The architecture approaches for IOx are deliberate choices because of not only the functionality and operational properties we wanted in the system, but also in how we plan to commercialize it.
InfluxDB IOx is designed to be a shared-nothing server that has an API giving the operator total control over how it behaves. However, the operator must make those changes as they are needed. Who does this operation and coordination?
In the most simple setups of a single server, you don’t worry about it. In two server setups you can likely get by with shell scripts and a cron job.
But the more complex your environment becomes, the more complicated this coordination becomes. It was a design goal for us to separate out the core database work from the operational work across a fleet of servers. We will create this software for our own needs to operate our cloud environment. However, our cloud may be different than yours. Your environment may be different. This is why the operational coordination is kept separate. So there is maximum flexibility in topology and configuration.
We plan to run the InfluxDB IOx open source bits as is in our own cloud. We won’t be running a fork, we’ll be running right off the main branch.
At the beginning of this talk I mentioned my introduction of InfluxDB to the world. And I titled it this.
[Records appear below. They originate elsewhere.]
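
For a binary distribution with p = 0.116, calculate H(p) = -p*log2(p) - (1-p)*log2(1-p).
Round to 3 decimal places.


H = -0.116*log2(0.116) - 0.884*log2(0.884) = 0.518.

0.518


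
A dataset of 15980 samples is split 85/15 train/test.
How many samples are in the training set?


Test set = 15980 * 15% = 2397. Training set = 15980 - 2397 = 13583.

13583


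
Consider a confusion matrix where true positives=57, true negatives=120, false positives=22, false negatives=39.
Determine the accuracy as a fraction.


Accuracy = (TP + TN) / (TP + TN + FP + FN) = (57 + 120) / 238 = 177/238.

177/238


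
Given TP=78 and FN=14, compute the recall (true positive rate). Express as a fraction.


Recall = TP / (TP + FN) = 78 / 92 = 39/46.

39/46


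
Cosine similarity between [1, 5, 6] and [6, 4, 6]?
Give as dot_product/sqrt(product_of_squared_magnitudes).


dot = 62. |a|^2 = 62, |b|^2 = 88. cos = 62/sqrt(5456).

62/sqrt(5456)


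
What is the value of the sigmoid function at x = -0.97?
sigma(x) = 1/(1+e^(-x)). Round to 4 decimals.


sigma(-0.97) = 1/(1+e^(0.97)) = 1/(1+2.637944) = 1/3.637944 = 0.2749.

0.2749


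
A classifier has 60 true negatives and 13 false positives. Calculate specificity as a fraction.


Specificity = TN / (TN + FP) = 60 / 73 = 60/73.

60/73


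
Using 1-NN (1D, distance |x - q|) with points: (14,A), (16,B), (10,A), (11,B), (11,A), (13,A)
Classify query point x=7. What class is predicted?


Distances: |14-7|=7, |16-7|=9, |10-7|=3, |11-7|=4, |11-7|=4, |13-7|=6. 1 nearest: (10,A). Counts: {'A': 1}. Majority class: A.

A


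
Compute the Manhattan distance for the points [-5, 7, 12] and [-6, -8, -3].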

I’ll be giving more talks about InfluxDB IOx over the coming months. But here’s how I’m thinking about it. Yes, it’s a distributed time series database. But it’s a lot more than just that.
It’s federated and this is a core part of its design. With time series and analytics data, the future is federated. The scale is larger than you’ll want to manage and push up to a single cluster. You’ll have edge, multiple data centers, and many thousands of potential nodes all communicating with each other.